No entanto, a BeiGene não está realmente com os pés bem firmes; ainda há muitos testes pela frente.

Atualmente, o desempenho da empresa depende muito do único produto principal BeiYueZe; a participação na receita supera 70%, existindo um risco evidente de “motor único”. Isso a torna vulnerável a impactos de patentes, produtos concorrentes e políticas de preços.

Mesmo assim, a P&D de medicamentos inovadores continua mantendo investimentos na ordem de dezenas de bilhões de yuans por ano; a pressão por equilíbrio entre fluxo de caixa e lucratividade persiste. A capacidade de a linha de produtos assumir a comercialização para suceder a próxima etapa ainda apresenta incerteza.

Somadas à intensa concorrência por homogeneidade de alvos no mercado doméstico, aos riscos regulatórios e geopolíticos no exterior, e às exigências rigorosas do alto valuation para o ritmo de crescimento do desempenho, a operação da empresa no médio e longo prazo ainda enfrenta múltiplos desafios.

Em visão geral, a BeiGene conseguiu com sucesso transformar-se de uma Biotech com prejuízos em uma empresa lucrativa e global; isso também estabeleceu um modelo para a internacionalização de medicamentos inovadores chineses.

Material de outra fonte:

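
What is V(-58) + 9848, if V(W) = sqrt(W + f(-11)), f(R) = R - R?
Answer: 9848 + I*sqrt(58) ≈ 9848.0 + 7.6158*I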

No futuro, caso seja possível otimizar continuamente a estrutura de produtos, reduzir a dependência de um único produto e acelerar a concretização das linhas para transformar em receita, há chance de consolidar ainda mais a competitividade global.

Como uma empresa de medicamentos originais que mantém a intenção original, com os três benefícios positivos simultâneos de políticas do setor, mercado e capital, a empresa tem potencial para, por meio do posicionamento global e da força em P&D, subir a um palco maior de desenvolvimento.